Still, Mississippi – like most other states – can hardly say there is equity from district to district in the quality of the education children receive. Educational opportunity remains heavily dependent on where a student lives.
While there are certainly other factors, much of the inequity is a function of finances. Well-intentioned and even necessary systemic reforms must begin with that recognition.
Performance-based compensation – or merit pay – for teachers is on the table in Mississippi now, put there by Gov. Phil Bryant. A fair system that takes into account factors beyond a teacher’s control is worth considering as an incentive for teaching excellence.

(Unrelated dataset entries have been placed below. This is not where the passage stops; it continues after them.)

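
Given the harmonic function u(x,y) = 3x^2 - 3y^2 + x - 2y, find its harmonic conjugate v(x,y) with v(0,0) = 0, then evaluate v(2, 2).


Step 1: v_x = -u_y = 6y + 2
Step 2: v_y = u_x = 6x + 1
Step 3: v = 6xy + 2x + y + C
Step 4: v(0,0) = 0 => C = 0
Step 5: v(2, 2) = 30

30


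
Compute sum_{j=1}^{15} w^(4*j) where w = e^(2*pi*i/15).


Step 1: The sum sum_{j=1}^{n} w^(k*j) equals n if n | k, else 0.
Step 2: Here n = 15, k = 4
Step 3: Does n divide k? 15 | 4 -> False
Step 4: Sum = 0

0


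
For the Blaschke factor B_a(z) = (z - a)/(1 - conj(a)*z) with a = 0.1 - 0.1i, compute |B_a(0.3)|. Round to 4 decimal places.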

However, as in most any legislative undertaking, the details are critical. And in Mississippi, those details inevitably must take into account the question of equity.
Bryant and the Mississippi State University study he commissioned propose funding the performance-based incentives in part through the funds local school districts use to supplement teachers’ state-funded salaries. But not surprisingly, there’s a wide disparity in local supplements across the state. As an article in Sunday’s Daily Journal noted, they range all the way from averages of $91 in Richton to $7,575 in Biloxi.
Even in Northeast Mississippi gaps are evident. In Tupelo, the local supplement is $4,594 while in Lee County it’s $1,457. Down the road in Nettleton it’s only $567.
While not all of the gaps are related to financial capacity, it’s a major factor. Any performance-based pay system mandated by the state should treat teachers equitably from district to district, and the challenges in doing that are obvious.
Local districts that have stepped up to do more for their teachers should be commended. At the same time, reforms of the system must take care to ensure that they don’t aggravate already existing disparities that affect the education children receive.